Bell attended the University of Arizona After studying commercial art, but left shy of a degree. He took classes at Scottsdale Artists’ School and gained experience in an art studio working alongside Arizona painter Ed Mell for six years.

== Career ==
Bob Boze Bell began his writing career when he, along with friend and frequent collaborator, Daniel Harshbarger, inspired by National Lampoon, created the Razz Revue in 1972. The humor magazine was never commercially successful and ended after six years, but allowed the duo to gain an understanding of running a magazine.

Bell went on to join the Phoenix New Times as a writer and illustrator, creating a comic strip titled Honkytonk Sue. The popularity of the strip led to an option agreement with Columbia Pictures, although the film was never produced.

During the 1980s and early 1990s, Bell became a well-known voice in Arizona broadcasting as co-host of the popular KSLX radio program The Jones & Boze & Jeanne Show. At the same time, he continued to expand his artistic career through illustration, editorial cartooning, and historical writing, with work appearing in publications such as Arizona Highways, Playboy, National Lampoon, The Arizona Republic, and True West.

In 1999, Bob Boze Bell purchased True West Magazine, the long-running publication that had inspired his childhood fascination with Western history.
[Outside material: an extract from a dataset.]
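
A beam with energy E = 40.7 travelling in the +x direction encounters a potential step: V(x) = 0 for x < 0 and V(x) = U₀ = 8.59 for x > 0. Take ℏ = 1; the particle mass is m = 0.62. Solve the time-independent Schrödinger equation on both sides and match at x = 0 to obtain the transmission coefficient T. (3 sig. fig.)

On each side the TISE gives plane waves with k = √(2m(E − V))/ℏ: k₁ = √(2·0.62·40.7) = 7.104, k₂ = √(2·0.62·32.11) = 6.310.
Continuity of ψ and ψ′ at the step yields the reflection amplitude r = (k₁ − k₂)/(k₁ + k₂) = 0.05920; thus R = |r|² = 0.003504, T = 0.9965.

T = 0.996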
As president and executive editor, he modernized the magazine while maintaining its commitment to historical scholarship, helping ensure the survival of the world’s oldest continuously published Western history magazine. Under his leadership, True West expanded its readership and strengthened its reputation as a leading source on the American frontier.

In addition to magazine publishing, Bell has authored and illustrated numerous books on iconic Western figures including Billy the Kid, Wyatt Earp, Doc Holliday, and Wild Bill Hickok. His works combine historical research with distinctive artwork, making Western history accessible to broad audiences. He has also appeared as a commentator and historian on television programs for the History Channel, Discovery Channel, PBS, and the American Heroes Channel, and hosted the long-running True West Moments series.

== Legacy ==
Throughout his career, Bell has remained one of Arizona’s most recognizable public historians. His contributions to Western history, art, publishing, and entertainment have earned him induction into the Arizona Music & Entertainment Hall of Fame as well as recognition as an Arizona Historymaker by the Arizona Historical League.